Ada gelombang dalam tindakan kita untuk memenangkan kemerdekaan yang naik, dan ada yang jatuh, namun semangat kami masih ditetapkan dalam arah cita-cita kami.

Juga selama zaman Jepang usaha kita untuk mencapai kemerdekaan nasional tidak pernah berhenti. 

Pada zaman Jepang itu hanya muncul bahwa kita membungkuk pada mereka. 

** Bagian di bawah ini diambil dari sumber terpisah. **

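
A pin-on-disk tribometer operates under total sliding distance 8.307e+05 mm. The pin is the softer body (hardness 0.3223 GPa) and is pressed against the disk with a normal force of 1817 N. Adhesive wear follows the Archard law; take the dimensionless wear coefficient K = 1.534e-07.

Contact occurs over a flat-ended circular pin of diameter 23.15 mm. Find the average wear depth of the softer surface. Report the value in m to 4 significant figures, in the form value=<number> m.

Quoted intermediates are rounded — the algebra keeps exact precision — one final rounding to four significant figures.
Convert: Path length L = 8.307e+05 mm = 830.7 m.
Convert: Hardness H = 0.3223 GPa = 3.223e+08 Pa.
Convert: Pin diameter d = 23.15 mm = 0.02315 m. Contact area A = π·d²/4 = π·(0.02315 m)²/4 = 4.209e-04 m².
In SI base units: W = 1817 N, H = 3.223e+08 Pa, K = 1.534e-07.
Archard volume V = K·W·L/H = 1.534e-07 · 1817 · 830.7 / 3.223e+08 = 7.184e-10 m³.
Wear depth h = V/A = 7.184e-10 / 4.209e-04 = 1.707e-06 m.

value=1.707e-06 m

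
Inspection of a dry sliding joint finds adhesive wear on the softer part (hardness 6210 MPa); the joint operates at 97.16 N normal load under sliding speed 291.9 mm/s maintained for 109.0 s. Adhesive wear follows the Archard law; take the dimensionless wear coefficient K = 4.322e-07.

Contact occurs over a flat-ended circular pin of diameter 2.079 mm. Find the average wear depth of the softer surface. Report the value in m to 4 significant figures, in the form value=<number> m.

value=6.338e-08 m

The computation carries full precision — displayed values are rounded. Rounded just once, at 4 significant digits.
Convert: Sliding speed v = 291.9 mm/s = 0.2919 m/s. Distance covered L = v·t = 0.2919 m/s × 109.0 s = 31.82 m.
Convert: Hardness H = 6210 MPa = 6.210e+09 Pa.
Convert: Pin diameter d = 2.079 mm = 0.002079 m. Contact area A = π·d²/4 = π·(0.002079 m)²/4 = 3.395e-06 m².
As SI base values: W = 97.16 N, H = 6.210e+09 Pa, K = 4.322e-07.
By Archard's law, V = K·W·L/H = 4.322e-07 · 97.16 · 31.82 / 6.210e+09 = 2.151e-13 m³.
Mean depth h = V/A = 2.151e-13 / 3.395e-06 = 6.338e-08 m.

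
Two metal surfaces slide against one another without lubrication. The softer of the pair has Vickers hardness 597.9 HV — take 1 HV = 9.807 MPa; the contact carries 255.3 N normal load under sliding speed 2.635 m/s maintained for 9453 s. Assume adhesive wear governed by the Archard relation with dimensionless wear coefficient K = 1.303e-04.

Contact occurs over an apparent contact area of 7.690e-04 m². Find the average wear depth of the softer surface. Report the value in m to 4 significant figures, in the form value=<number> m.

value=1.838e-04 m

All arithmetic keeps full float precision — intermediate values appear rounded — one final rounding, at four significant digits.
Distance L = v·t = 2.635 m/s × 9453 s = 2.491e+04 m.
Hardness H = 597.9 HV × 9.807 MPa/HV = 5864 MPa = 5.864e+09 Pa.
SI base units throughout: W = 255.3 N, H = 5.864e+09 Pa, K = 1.303e-04.
Archard volume V = K·W·L/H = 1.303e-04 · 255.3 · 2.491e+04 / 5.864e+09 = 1.413e-07 m³.
Depth of wear h = V/A = 1.413e-07 / 7.690e-04 = 1.838e-04 m.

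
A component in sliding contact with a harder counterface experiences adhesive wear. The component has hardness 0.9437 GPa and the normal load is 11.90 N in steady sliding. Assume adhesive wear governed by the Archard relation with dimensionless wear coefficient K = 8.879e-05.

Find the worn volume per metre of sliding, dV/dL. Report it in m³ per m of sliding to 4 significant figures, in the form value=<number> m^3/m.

value=1.120e-12 m^3/m

Intermediate values are displayed rounded, and the computation maintains full precision, and rounded once at the end: 4 significant figures.
Hardness H = 0.9437 GPa = 9.437e+08 Pa.
SI base units throughout: W = 11.90 N, H = 9.437e+08 Pa, K = 8.879e-05.
Sliding wear rate dV/dL = K·W/H, so: 8.879e-05 · 11.90 / 9.437e+08 = 1.120e-12 m³/m.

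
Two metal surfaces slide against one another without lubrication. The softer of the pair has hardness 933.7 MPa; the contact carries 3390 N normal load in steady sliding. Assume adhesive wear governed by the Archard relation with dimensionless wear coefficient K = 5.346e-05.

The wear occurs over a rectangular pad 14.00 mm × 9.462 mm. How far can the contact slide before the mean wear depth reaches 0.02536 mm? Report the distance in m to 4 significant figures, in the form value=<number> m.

All arithmetic runs at exact precision — intermediates are printed rounded — rounded once at the end: four significant digits.
Convert: Hardness H = 933.7 MPa = 9.337e+08 Pa.
Convert: Pad sides 14.00 mm × 9.462 mm = 0.01400 m × 0.009462 m. Contact area A = 0.01400 m × 0.009462 m = 1.325e-04 m².
Convert: Depth limit h_lim = 0.02536 mm = 2.536e-05 m.
Expressed in SI base units: W = 3390 N, H = 9.337e+08 Pa, K = 5.346e-05.
Volume at the limit: V_lim = h_lim·A = 2.536e-05 · 1.325e-04 = 3.359e-09 m³.
Thus life L = V_lim·H/(K·W) = 3.359e-09 · 9.337e+08 / (5.346e-05 · 3390) = 17.31 m.

value=17.31 m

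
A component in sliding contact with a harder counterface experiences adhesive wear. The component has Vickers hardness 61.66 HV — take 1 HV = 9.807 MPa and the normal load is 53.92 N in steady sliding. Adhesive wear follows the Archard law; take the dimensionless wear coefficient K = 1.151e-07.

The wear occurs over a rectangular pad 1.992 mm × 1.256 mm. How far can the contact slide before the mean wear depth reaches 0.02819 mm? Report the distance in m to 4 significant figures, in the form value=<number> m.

The computation runs at exact precision; intermediates appear rounded; one final rounding: four significant digits.
Convert: Hardness H = 61.66 HV × 9.807 MPa/HV = 604.7 MPa = 6.047e+08 Pa.
Convert: Pad sides 1.992 mm × 1.256 mm = 0.001992 m × 0.001256 m. Contact area A = 0.001992 m × 0.001256 m = 2.502e-06 m².
Convert: Depth limit h_lim = 0.02819 mm = 2.819e-05 m.
Expressed in SI base units: W = 53.92 N, H = 6.047e+08 Pa, K = 1.151e-07.
Volume at the limit: V_lim = h_lim·A = 2.819e-05 · 2.502e-06 = 7.053e-11 m³.
So the life L = V_lim·H/(K·W) = 7.053e-11 · 6.047e+08 / (1.151e-07 · 53.92) = 6872 m.

value=6872 m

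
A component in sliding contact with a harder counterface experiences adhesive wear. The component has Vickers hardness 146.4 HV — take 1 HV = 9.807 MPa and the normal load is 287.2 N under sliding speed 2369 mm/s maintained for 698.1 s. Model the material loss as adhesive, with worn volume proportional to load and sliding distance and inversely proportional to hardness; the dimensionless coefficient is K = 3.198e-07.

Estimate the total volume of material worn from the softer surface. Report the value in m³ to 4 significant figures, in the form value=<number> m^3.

Shown intermediates are rounded; every step maintains full float precision; rounded just once: 4 significant figures.
Convert: Sliding speed v = 2369 mm/s = 2.369 m/s. The distance L = v·t = 2.369 m/s × 698.1 s = 1654 m.
Convert: Hardness H = 146.4 HV × 9.807 MPa/HV = 1436 MPa = 1.436e+09 Pa.
In SI base units: W = 287.2 N, H = 1.436e+09 Pa, K = 3.198e-07.
The Archard volume V = K·W·L/H = 3.198e-07 · 287.2 · 1654 / 1.436e+09 = 1.058e-10 m³.

value=1.058e-10 m^3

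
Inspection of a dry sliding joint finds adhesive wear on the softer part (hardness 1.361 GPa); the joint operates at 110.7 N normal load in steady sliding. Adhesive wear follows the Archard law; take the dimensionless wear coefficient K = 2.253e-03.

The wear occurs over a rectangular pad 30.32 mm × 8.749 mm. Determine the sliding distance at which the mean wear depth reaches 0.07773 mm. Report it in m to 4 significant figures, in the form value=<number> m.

All arithmetic runs at full float precision; the intermediates are printed rounded. Rounded once at the end to 4 significant digits.
Hardness H = 1.361 GPa = 1.361e+09 Pa.
Pad sides 30.32 mm × 8.749 mm = 0.03032 m × 0.008749 m. Contact area A = 0.03032 m × 0.008749 m = 2.653e-04 m².
Depth limit h_lim = 0.07773 mm = 7.773e-05 m.
In SI base units: W = 110.7 N, H = 1.361e+09 Pa, K = 2.253e-03.
Permissible volume V_lim = h_lim·A = 7.773e-05 · 2.653e-04 = 2.062e-08 m³.
Sliding life L = V_lim·H/(K·W) = 2.062e-08 · 1.361e+09 / (2.253e-03 · 110.7) = 112.5 m.

value=112.5 m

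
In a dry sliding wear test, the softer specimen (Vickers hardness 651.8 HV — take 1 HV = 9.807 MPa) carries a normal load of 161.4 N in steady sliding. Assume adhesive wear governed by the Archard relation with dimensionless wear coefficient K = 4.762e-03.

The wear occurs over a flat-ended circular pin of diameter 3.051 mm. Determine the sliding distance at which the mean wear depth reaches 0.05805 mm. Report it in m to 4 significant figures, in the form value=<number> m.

The computation runs at full precision — the intermediates are shown rounded. Rounded just once to 4 significant figures.
Hardness H = 651.8 HV × 9.807 MPa/HV = 6392 MPa = 6.392e+09 Pa.
Pin diameter d = 3.051 mm = 0.003051 m. Contact area A = π·d²/4 = π·(0.003051 m)²/4 = 7.311e-06 m².
Depth limit h_lim = 0.05805 mm = 5.805e-05 m.
In SI base units, W = 161.4 N, H = 6.392e+09 Pa, K = 4.762e-03.
Limit volume V_lim = h_lim·A = 5.805e-05 · 7.311e-06 = 4.244e-10 m³.
Inverting, life L = V_lim·H/(K·W) = 4.244e-10 · 6.392e+09 / (4.762e-03 · 161.4) = 3.530 m.

value=3.530 m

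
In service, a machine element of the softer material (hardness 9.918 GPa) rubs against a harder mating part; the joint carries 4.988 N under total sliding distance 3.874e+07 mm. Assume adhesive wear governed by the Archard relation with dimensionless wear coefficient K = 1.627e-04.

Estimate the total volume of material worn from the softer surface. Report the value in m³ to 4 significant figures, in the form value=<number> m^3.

Intermediate values are printed rounded. The algebra carries full float precision — one final rounding: 4 significant figures.
Convert: Path length L = 3.874e+07 mm = 3.874e+04 m.
Convert: Hardness H = 9.918 GPa = 9.918e+09 Pa.
Working in SI base units: W = 4.988 N, H = 9.918e+09 Pa, K = 1.627e-04.
Archard relation: V = K·W·L/H = 1.627e-04 · 4.988 · 3.874e+04 / 9.918e+09 = 3.170e-09 m³.

value=3.170e-09 m^3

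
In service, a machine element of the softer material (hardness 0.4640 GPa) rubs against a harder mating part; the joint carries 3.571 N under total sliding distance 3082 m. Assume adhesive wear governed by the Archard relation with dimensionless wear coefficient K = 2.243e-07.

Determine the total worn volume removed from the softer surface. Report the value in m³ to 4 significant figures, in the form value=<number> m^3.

Intermediates are printed rounded — each operation keeps exact precision. Rounded just once: four significant figures.
Hardness H = 0.4640 GPa = 4.640e+08 Pa.
Collected in SI base units: W = 3.571 N, H = 4.640e+08 Pa, K = 2.243e-07.
The Archard volume V = K·W·L/H = 2.243e-07 · 3.571 · 3082 / 4.640e+08 = 5.320e-12 m³.

value=5.320e-12 m^3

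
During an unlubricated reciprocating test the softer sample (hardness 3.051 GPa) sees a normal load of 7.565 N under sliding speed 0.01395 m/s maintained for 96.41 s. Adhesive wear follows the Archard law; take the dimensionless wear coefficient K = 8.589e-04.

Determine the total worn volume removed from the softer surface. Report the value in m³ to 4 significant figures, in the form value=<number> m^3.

value=2.864e-12 m^3

All arithmetic holds full float precision — the intermediates appear rounded — rounded just once, at four significant digits.
Convert: Path length L = v·t = 0.01395 m/s × 96.41 s = 1.345 m.
Convert: Hardness H = 3.051 GPa = 3.051e+09 Pa.
Working in SI base units: W = 7.565 N, H = 3.051e+09 Pa, K = 8.589e-04.
Wear volume V = K·W·L/H = 8.589e-04 · 7.565 · 1.345 / 3.051e+09 = 2.864e-12 m³.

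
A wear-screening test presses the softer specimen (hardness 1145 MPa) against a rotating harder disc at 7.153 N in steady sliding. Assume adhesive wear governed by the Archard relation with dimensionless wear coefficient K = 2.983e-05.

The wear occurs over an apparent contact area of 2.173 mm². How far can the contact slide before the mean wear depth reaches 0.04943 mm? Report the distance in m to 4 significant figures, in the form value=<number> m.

Displayed values are rounded — all arithmetic runs at full precision. Rounded just once: four significant figures.
Convert: Hardness H = 1145 MPa = 1.145e+09 Pa.
Convert: Contact area A = 2.173 mm² = 2.173e-06 m².
Convert: Depth limit h_lim = 0.04943 mm = 4.943e-05 m.
Expressed in SI base units: W = 7.153 N, H = 1.145e+09 Pa, K = 2.983e-05.
Volume at the limit: V_lim = h_lim·A = 4.943e-05 · 2.173e-06 = 1.074e-10 m³.
So the life L = V_lim·H/(K·W) = 1.074e-10 · 1.145e+09 / (2.983e-05 · 7.153) = 576.4 m.

value=576.4 m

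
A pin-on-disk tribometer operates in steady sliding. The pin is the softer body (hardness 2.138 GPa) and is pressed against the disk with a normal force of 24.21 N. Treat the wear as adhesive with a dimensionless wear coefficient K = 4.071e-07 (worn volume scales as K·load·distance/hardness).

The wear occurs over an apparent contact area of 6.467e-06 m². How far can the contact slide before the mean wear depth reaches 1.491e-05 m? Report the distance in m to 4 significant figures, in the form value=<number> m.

Quoted intermediates are rounded. The computation keeps exact precision, and one last rounding, at 4 significant digits.
Hardness H = 2.138 GPa = 2.138e+09 Pa.
As SI base values: W = 24.21 N, H = 2.138e+09 Pa, K = 4.071e-07.
Allowed volume V_lim = h_lim·A = 1.491e-05 · 6.467e-06 = 9.642e-11 m³.
Inverting, life L = V_lim·H/(K·W) = 9.642e-11 · 2.138e+09 / (4.071e-07 · 24.21) = 2.092e+04 m.

value=2.092e+04 m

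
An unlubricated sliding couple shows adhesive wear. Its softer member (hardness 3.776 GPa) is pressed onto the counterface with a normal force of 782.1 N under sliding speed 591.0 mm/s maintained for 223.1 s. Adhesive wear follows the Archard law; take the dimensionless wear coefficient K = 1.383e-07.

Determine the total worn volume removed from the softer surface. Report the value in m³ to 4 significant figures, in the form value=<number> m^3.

The intermediates are shown rounded. Each operation holds full precision. Rounded just once: 4 significant figures.
Convert: Sliding speed v = 591.0 mm/s = 0.5910 m/s. Distance L = v·t = 0.5910 m/s × 223.1 s = 131.9 m.
Convert: Hardness H = 3.776 GPa = 3.776e+09 Pa.
Restated in SI base units: W = 782.1 N, H = 3.776e+09 Pa, K = 1.383e-07.
The Archard volume V = K·W·L/H = 1.383e-07 · 782.1 · 131.9 / 3.776e+09 = 3.777e-12 m³.

value=3.777e-12 m^3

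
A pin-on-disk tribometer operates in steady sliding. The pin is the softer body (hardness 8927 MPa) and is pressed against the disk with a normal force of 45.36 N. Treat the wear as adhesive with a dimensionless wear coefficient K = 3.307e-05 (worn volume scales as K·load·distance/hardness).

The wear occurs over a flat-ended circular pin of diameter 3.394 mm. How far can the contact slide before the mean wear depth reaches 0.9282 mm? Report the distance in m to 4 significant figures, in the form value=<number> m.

value=4.998e+04 m

The algebra runs at full precision — quoted intermediates are rounded — rounded once at the end, at four significant figures.
Convert: Hardness H = 8927 MPa = 8.927e+09 Pa.
Convert: Pin diameter d = 3.394 mm = 0.003394 m. Contact area A = π·d²/4 = π·(0.003394 m)²/4 = 9.047e-06 m².
Convert: Depth limit h_lim = 0.9282 mm = 9.282e-04 m.
Working in SI base units: W = 45.36 N, H = 8.927e+09 Pa, K = 3.307e-05.
At the depth limit, V_lim = h_lim·A = 9.282e-04 · 9.047e-06 = 8.398e-09 m³.
Thus life L = V_lim·H/(K·W) = 8.398e-09 · 8.927e+09 / (3.307e-05 · 45.36) = 4.998e+04 m.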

Tetapi pada dasarnya, kita masih terus membangun kekuatan kita sendiri, kita masih percaya pada kekuatan kita sendiri.

Kini telah hadir saat ketika benar-benar kita mengambil nasib tindakan kita dan nasib negara kita ke tangan kita sendiri. 

Hanya suatu bangsa cukup berani untuk mengambil nasib ke dalam tangannya sendiri akan dapat berdiri dalam kekuatan.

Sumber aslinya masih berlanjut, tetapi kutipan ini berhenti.